Abstract

In patients receiving definitive stereotactic body radiation therapy (SBRT) for presumably node-negative, early-stage non-small cell lung cancer (NSCLC), many patients are staged with PET-CT alone. The role of invasive nodal staging with either bronchoscopy plus endobronchial ultrasound (EBUS) or mediastinoscopy in patients undergoing PET prior to definitive lung SBRT is uncertain. We sought to characterize the impact of nodal staging modality on clinical outcomes after SBRT for early NSCLC. Patients receiving definitive SBRT for T1-2N0 NSCLC that were determined to be node-negative by either PET plus invasive nodal staging (EBUS or mediastinoscopy) or PET alone were identified using a single-institution prospective registry. All patients received 3-5 fraction SBRT with a biologically effective dose (BED10) of ≥ 100 Gy. Patients who did not undergo pre-SBRT PET, received adjuvant systemic therapy, or who were treated with additional SBRT courses for synchronous or metachronous NSCLC were excluded from the current study. Multivariable logistic regression was performed to identify which variables were independently associated with invasive mediastinal staging. Variables evaluated included staging, age, gender, ethnicity, central versus peripheral location, stage, and histology. A total of 651 patients treated from 2005 – 2016 met the above inclusion criteria.
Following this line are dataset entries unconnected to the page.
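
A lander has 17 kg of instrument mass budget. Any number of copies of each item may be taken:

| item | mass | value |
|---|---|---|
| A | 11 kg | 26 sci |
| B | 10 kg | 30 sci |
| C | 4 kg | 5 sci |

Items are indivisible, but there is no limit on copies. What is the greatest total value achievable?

Best value-per-unit is B at 30/10; filling with it alone gives 1×30 = 30.
Optimal mix: 1×B + 1×C → mass 14, value 35.

35 sci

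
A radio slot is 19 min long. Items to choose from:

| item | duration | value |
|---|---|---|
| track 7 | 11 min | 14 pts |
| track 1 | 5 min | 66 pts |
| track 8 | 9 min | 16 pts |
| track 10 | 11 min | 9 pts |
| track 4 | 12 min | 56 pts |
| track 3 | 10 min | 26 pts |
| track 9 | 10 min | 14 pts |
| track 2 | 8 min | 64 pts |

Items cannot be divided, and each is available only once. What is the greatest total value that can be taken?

Check high-value combinations within 19 min:
- track 1+track 2: duration 5+8=13, value 66+64=130
- track 1+track 4: duration 5+12=17, value 66+56=122
- track 1+track 3: duration 5+10=15, value 66+26=92
Best: 130 pts.

130 pts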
Invasive nodal staging was performed in 15.2% of patients (n=99) with either EBUS (n= 78) or mediastinoscopy (n= 21). Median age at SBRT was 75.3 years (range, 49.3 – 88.8). Median follow up was 19.4 months, and median survival was 28.5 months for all patients. Factors predictive of increased likelihood to receive invasive nodal staging on multivariable analysis were young age (OR for increasing age 0.968; 95% CI 0.945 – 0.990), white race (OR for non-white 0.540; 0.304 = 0.958), female patients (OR 1.629; 95% CI 1.031 – 2.575), central location (OR 1.978; 95% CI 1.218 – 3.211) and squamous histology (OR 2.564; 95% CI 1.243 – 5.287). On multivariable analysis, nodal and/or distant failure was not significantly different between PET alone (crude failure rate, 23.6%) versus invasive nodal staging (25.4%, p=0.714) in this patient cohort. Most patients with early stage NSCLC treated with definitive SBRT did not undergo invasive nodal staging, and we identify several factors predictive of its use. There was no significant difference in nodal or distant failure based on type of nodal staging utilized.